Sandra Day O’Connor’s complicity
It is true, as far as it goes, that on net Sanday Day O’Connor’s pragmatism and willingness to compromise made her on net better than yer Alitos and Thomases. We should also remember that her pragmatism and thinking-like-a-politician had its own dark side, most notably in her career-defining disgrace in 2000:
Lol wait sorry, she was despairing about Gore apparently winning on Election Night. The voter fraud conspiracy theories came AFTER she was already involved in the case, which is, incredibly, even worse!— Jay Willis (@jaywillis) December 1, 2023
Even before the inside information came out, at the oral argument in Bush v. Gore O’Connor repeatedly expressed her frustration at voters who (in her mind) could not follow simple rules. This led her to provide the swing vote for a wholly lawless opinion overruling a state court’s reasonable and principled application of state law and denying the will of the state’s voters, all in favor of the candidate she was hoping would win so she could retire.

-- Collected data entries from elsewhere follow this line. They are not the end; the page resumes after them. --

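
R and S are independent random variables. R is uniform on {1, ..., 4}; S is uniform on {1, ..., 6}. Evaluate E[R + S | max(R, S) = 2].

Outcomes with max(R, S) = 2: (1,2), (2,1), (2,2), each with probability 1/24.
E[R + S | max(R, S) = 2] = (3 + 3 + 4) / 3 = 10/3.

10/3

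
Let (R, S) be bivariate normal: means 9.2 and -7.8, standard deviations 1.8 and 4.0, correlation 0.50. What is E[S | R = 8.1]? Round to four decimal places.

-9.0222

The regression of S on R has slope ρ·σ_S/σ_R and passes through (μ_R, μ_S).
E[S | R=8.1] = -7.8 + (0.50)·(4.0/1.8)·(8.1 − (9.2)) = -7.8 + (1.1111)·(-1.1) = -9.0222.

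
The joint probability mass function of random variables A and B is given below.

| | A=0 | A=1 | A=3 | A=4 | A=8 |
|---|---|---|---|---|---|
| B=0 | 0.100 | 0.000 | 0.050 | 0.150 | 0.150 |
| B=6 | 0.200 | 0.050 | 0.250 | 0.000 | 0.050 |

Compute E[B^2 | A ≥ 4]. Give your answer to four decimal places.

5.1429

P(A ≥ 4) = 0.350.
Summing B^2·P(A=x,B=y) over the conditioning event gives 1.800.
E[B^2 | A ≥ 4] = (1.800) / (0.350) = 5.1429.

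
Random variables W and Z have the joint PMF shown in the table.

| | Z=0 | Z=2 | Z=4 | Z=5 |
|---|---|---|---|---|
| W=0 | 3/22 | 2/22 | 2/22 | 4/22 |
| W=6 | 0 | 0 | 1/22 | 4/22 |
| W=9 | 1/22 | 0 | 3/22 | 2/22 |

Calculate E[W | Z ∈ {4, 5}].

75/16

P(Z ∈ {4, 5}) = 8/11.
Σ W·P over the event = 0·(2/22) + 0·(4/22) + 6·(1/22) + 6·(4/22) + 9·(3/22) + 9·(2/22) = 75/22.
E[W | Z ∈ {4, 5}] = (75/22) / (8/11) = 75/16.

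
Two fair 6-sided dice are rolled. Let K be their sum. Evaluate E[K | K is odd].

7

P(K is odd) = 1/2.
Σ over the event: 3·1/18 + 5·1/9 + 7·1/6 + 9·1/9 + 11·1/18 = 7/2.
E[K | K is odd] = (7/2) / (1/2) = 7.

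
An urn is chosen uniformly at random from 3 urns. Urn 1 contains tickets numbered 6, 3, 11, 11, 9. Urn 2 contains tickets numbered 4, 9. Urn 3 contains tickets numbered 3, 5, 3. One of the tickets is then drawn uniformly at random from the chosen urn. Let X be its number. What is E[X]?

E[X | urn 1] = (6+3+11+11+9)/5 = 8.
E[X | urn 2] = (4+9)/2 = 13/2.
E[X | urn 3] = (3+5+3)/3 = 11/3.
By the law of total expectation,
E[X] = (1/3)·(8) + (1/3)·(13/2) + (1/3)·(11/3) = 109/18.

109/18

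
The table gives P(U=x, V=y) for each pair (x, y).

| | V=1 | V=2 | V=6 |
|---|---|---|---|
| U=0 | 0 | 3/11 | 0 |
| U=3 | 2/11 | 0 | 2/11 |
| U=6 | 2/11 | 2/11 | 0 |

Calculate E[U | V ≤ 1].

9/2

P(V ≤ 1) = 4/11.
Σ U·P over the event = 3·(2/11) + 6·(2/11) = 18/11.
E[U | V ≤ 1] = (18/11) / (4/11) = 9/2.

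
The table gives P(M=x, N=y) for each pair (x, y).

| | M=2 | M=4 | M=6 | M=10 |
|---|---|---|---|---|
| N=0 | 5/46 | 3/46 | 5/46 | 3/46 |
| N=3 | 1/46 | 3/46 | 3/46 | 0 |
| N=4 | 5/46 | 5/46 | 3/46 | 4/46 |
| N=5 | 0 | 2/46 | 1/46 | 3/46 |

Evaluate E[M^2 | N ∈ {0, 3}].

P(N ∈ {0, 3}) = 1/2.
Σ M^2·P over the event = 4·(5/46) + 4·(1/46) + 16·(3/46) + 16·(3/46) + 36·(5/46) + 36·(3/46) + 100·(3/46) = 354/23.
E[M^2 | N ∈ {0, 3}] = (354/23) / (1/2) = 708/23.

708/23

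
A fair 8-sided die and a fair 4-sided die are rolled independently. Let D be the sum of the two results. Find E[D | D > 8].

10

P(D > 8) = 5/16.
Σ over the event: 9·1/8 + 10·3/32 + 11·1/16 + 12·1/32 = 25/8.
E[D | D > 8] = (25/8) / (5/16) = 10.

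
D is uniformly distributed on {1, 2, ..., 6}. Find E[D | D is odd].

Given D is odd, D is equally likely to be any of {1, 3, 5}.
E[D | D is odd] = (1 + 3 + 5) / 3 = 3.

3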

It is true as well that she half-preserved Roe v. Wade for additional 30 years. But in a story that says so much about how moderate Republicans who didn’t just leave the party have let it go the full Trump with little meaningful resistance, there was a good test to determine how strongly the Casey joint plurality really cared about preserving abortion rights. Souter resigned so that he could be replaced by a justice who would affirm Roe (and it remains remarkable that the two liberal Republicans on the Court strategically retired under Obama and the two liberal Democrats refused to, in one case with tragic and devastating results.) O’Connor, on the other hand, handed her seat to the author of Dobbs, and Kennedy knowingly handed his to one of the five votes in the majority. Kennedy had pretty much gone full Fox News Grandpa by the end of his pathetic last term, anyway — he was less a collaborator with Trumpism than just a Trumpista. O’Connor apparently didn’t like the direction of the party under Bush — but when the rubber hit the road she helped to ensure that the Bush-Trump line of Republicans would have a hammerlock on the Supreme Court and undo any good work she happened to do. In the end, she was Bush v. Gore all the way down.